Quilts tell a story, and the Wichita Falls Museum of Art is sharing its own stories through the Quilt Journeys: Pattern exhibit.
“This exhibit appeals to people familiar with quilting but also introduces the important history of quilting to those who are unfamiliar with quilting’s role in American history. Created out of necessity, quilts provided protection for the family from the cold. Later, the quilts would be passed from family member to family member creating a legacy. Finally, quilts enter museums as art objects. The quilts in this exhibit made that journey,” Danny Bills, WFMA curator, said.
In the past, the WFMA has had quilt exhibits, but what makes this one different is the focus on patterns. The quilts on exhibit have patterns such as the Lemoyne star and the drunkard’s path.
“This is a quilt exhibit curated from the WFMA Permanent Collection and this particular quilt exhibit focuses on pattern. Quilting has a rich history of various patterns that evolve and change names based on region and the passage of time. Quilt Journeys: Pattern creates a window into that with some specific patterns illustrated in our quilts. We hope to do future exhibits with quilts based on collaboration and stories,” Bills said.
The focus on patterns is also a way for the exhibit to appeal to all because patterns can be seen beyond art.
“Previously, we would exhibit the quilts from the collection as a whole with descriptive labels. This exhibit has that text but also incorporates educational material and a way for viewers to share their own quilt story if they want. We also chose to focus on particular quilts with key patterns. Quilt patterns are mathematical as well as artistic, and we wanted to open the door to interest beyond quilting,” Bills said.

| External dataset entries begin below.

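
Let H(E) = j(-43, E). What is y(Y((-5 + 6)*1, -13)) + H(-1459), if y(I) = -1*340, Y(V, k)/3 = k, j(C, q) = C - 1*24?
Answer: -407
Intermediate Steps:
j(C, q) = -24 + C (j(C, q) = C - 24 = -24 + C)
Y(V, k) = 3*k
H(E) = -67 (H(E) = -24 - 43 = -67)
y(I) = -340
y(Y((-5 + 6)*1, -13)) + H(-1459) = -340 - 67 = -407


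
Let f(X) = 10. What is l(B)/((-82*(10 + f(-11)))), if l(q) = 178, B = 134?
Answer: -89/820 ≈ -0.10854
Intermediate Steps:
l(B)/((-82*(10 + f(-11)))) = 178/((-82*(10 + 10))) = 178/((-82*20)) = 178/(-1640) = 178*(-1/1640) = -89/820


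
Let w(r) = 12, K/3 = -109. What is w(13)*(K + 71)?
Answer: -3072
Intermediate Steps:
K = -327 (K = 3*(-109) = -327)
w(13)*(K + 71) = 12*(-327 + 71) = 12*(-256) = -3072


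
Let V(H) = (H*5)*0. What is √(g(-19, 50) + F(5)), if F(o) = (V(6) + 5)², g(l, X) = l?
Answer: √6 ≈ 2.4495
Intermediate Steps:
V(H) = 0 (V(H) = (5*H)*0 = 0)
F(o) = 25 (F(o) = (0 + 5)² = 5² = 25)
√(g(-19, 50) + F(5)) = √(-19 + 25) = √6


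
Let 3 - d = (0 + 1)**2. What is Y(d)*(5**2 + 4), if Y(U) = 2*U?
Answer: 116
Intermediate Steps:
d = 2 (d = 3 - (0 + 1)**2 = 3 - 1*1**2 = 3 - 1*1 = 3 - 1 = 2)
Y(d)*(5**2 + 4) = (2*2)*(5**2 + 4) = 4*(25 + 4) = 4*29 = 116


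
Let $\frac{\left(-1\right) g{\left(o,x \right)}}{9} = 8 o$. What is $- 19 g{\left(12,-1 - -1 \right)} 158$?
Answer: $2593728$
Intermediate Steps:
$g{\left(o,x \right)} = - 72 o$ ($g{\left(o,x \right)} = - 9 \cdot 8 o = - 72 o$)
$- 19 g{\left(12,-1 - -1 \right)} 158 = - 19 \left(\left(-72\right) 12\right) 158 = \left(-19\right) \left(-864\right) 158 = 16416 \cdot 158 = 2593728$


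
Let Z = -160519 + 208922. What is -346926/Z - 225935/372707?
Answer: -140237680487/18040136921 ≈ -7.7737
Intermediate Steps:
Z = 48403
-346926/Z - 225935/372707 = -346926/48403 - 225935/372707 = -140237680487/18040136921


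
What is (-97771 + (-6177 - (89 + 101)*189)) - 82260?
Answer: -222118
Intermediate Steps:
(-97771 + (-6177 - (89 + 101)*189)) - 82260 = (-97771 + (-6177 - 190*189)) - 82260 = (-97771 + (-6177 - 1*35910)) - 82260 = (-97771 + (-6177 - 35910)) - 82260 = (-97771 - 42087) - 82260 = -139858 - 82260 = -222118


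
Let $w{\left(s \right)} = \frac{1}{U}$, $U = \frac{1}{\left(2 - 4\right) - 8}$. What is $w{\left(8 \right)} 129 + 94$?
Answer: $-1196$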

As part of women’s history month, MOSAIC hosted Valiant Women of the Vote: Refusing to be Silenced, a series of events held throughout March by different organizations. WFMA participated in this event and held Quilt Journeys: Motherhood and the College Experience. A discussion panel with MSU students that are mothers as well.
“The exhibit’s themes served as part metaphor for the experience of juggling motherhood, school, and work. Women throughout time have used squares and triangles to build patterns to create quilts to care for their families,” Tracee Robertson, director of Wichita Falls Museum of Art, said. “A quilt is made from pieces brought together out of necessity but also with creativity, much like the pieces of our lives contributing to the whole story of who we are.”
The panel consisted of topics about generational change, imposter syndrome, mom guilt, balance and time management, non-traditional students and accessibility and outreach at MSU.
“It’s difficult being a mom in school. You really have to learn balance, you’ve got your studies and…there’s a plethora of things that as moms that we have to do every day,” April Kaufman, sociology senior, said. “Being a college student you do learn how to manage your time and how to put what’s important first and then prioritize from there. So I think being a mother with that has really helped me to develop in a way that has taught me to prioritize my life in a way that my kids come first but school comes second right now. It can be difficult.”
The event gave a voice to students that attend university while parenting and at times working too.
“I’m grateful for the opportunity to be able to discuss this with [the panelist and attendees]. For people to actually hear what it’s like because we are almost invisible on campus,” Brittany Roberts, sociology sophomore, said.
The exhibit will be open until July 24, 2021.